Hart explains that the human fall takes place within a higher form of time, and he outlines several kinds of time:
“There’s chronos which, of course, for Platonism, is the moving image of the aeon (which is) the second level. The aeon is the fullness of time in a kind of spiritual dimension or what we would call the angelic age or the angelic aevum. Then there’s the eternity of God beyond all ages. And I think that it’s clear that for, say, Gregory (of Nyssa) and many of the church fathers – certainly for Maximus – the fall is something that happens not in time as we know it. The time as we know it is the result of a fall in the spiritual realm of the aeon. That’s how, if there was a fall, that’s where (and) when: there, not before or after, but in a different frame of time altogether – time not as a shadowy succession of momentary reflections of the fullness that can never be fully embodied at any given instant – that’s chronos, the moving image of the aeon, which is the fullness. So it certainly wouldn’t be in conflict with rigorous science ... but our spiritual history lies elsewhere. ...
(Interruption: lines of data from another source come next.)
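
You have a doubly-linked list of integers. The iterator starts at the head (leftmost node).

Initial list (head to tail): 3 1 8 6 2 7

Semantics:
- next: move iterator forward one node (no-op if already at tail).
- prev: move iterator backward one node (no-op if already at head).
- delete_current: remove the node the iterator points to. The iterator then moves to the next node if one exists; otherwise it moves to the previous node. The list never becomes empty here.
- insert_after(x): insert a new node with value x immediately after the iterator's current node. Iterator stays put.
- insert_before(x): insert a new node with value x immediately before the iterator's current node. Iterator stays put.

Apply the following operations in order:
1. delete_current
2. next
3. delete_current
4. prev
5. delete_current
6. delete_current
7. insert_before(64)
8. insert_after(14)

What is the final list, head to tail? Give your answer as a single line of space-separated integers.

Answer: 64 2 14 7

Derivation:
After 1 (delete_current): list=[1, 8, 6, 2, 7] cursor@1
After 2 (next): list=[1, 8, 6, 2, 7] cursor@8
After 3 (delete_current): list=[1, 6, 2, 7] cursor@6
After 4 (prev): list=[1, 6, 2, 7] cursor@1
After 5 (delete_current): list=[6, 2, 7] cursor@6
After 6 (delete_current): list=[2, 7] cursor@2
After 7 (insert_before(64)): list=[64, 2, 7] cursor@2
After 8 (insert_after(14)): list=[64, 2, 14, 7] cursor@2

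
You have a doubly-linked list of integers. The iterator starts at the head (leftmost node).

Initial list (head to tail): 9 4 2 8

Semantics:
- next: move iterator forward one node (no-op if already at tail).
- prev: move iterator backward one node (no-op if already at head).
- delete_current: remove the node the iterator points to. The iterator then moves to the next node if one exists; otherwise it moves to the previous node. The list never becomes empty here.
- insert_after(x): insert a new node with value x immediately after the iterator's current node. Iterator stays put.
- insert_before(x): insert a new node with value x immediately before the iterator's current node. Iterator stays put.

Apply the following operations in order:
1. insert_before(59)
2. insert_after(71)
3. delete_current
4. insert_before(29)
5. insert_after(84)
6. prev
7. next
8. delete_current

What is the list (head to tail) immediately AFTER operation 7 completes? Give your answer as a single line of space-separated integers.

After 1 (insert_before(59)): list=[59, 9, 4, 2, 8] cursor@9
After 2 (insert_after(71)): list=[59, 9, 71, 4, 2, 8] cursor@9
After 3 (delete_current): list=[59, 71, 4, 2, 8] cursor@71
After 4 (insert_before(29)): list=[59, 29, 71, 4, 2, 8] cursor@71
After 5 (insert_after(84)): list=[59, 29, 71, 84, 4, 2, 8] cursor@71
After 6 (prev): list=[59, 29, 71, 84, 4, 2, 8] cursor@29
After 7 (next): list=[59, 29, 71, 84, 4, 2, 8] cursor@71

Answer: 59 29 71 84 4 2 8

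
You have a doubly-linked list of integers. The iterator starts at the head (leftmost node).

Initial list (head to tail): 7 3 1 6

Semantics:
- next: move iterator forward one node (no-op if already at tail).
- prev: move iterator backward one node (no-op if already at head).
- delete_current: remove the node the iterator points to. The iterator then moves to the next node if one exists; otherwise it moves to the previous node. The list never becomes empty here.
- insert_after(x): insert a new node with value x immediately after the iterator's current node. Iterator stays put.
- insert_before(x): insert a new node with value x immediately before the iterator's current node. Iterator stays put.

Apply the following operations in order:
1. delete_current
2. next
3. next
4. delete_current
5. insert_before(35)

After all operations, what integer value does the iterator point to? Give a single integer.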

From Maximus, the fall is instantaneous. The moment of creation is when the fall happens. Because of course, sub specie aeternitatis, time is a succession for us, but from the vantage of eternity all things are at one moment. So for Maximus the fall and creation are simultaneous. You know, our spiritual nature at once already rebels even in freely assenting to its own creation. But that’s all speculative. It’s true, but speculative. ... But whatever the case, if the language of the fall has any meaning, it’s not about something that happened in (empirical) time. It’s something about how time as we know it came to be.”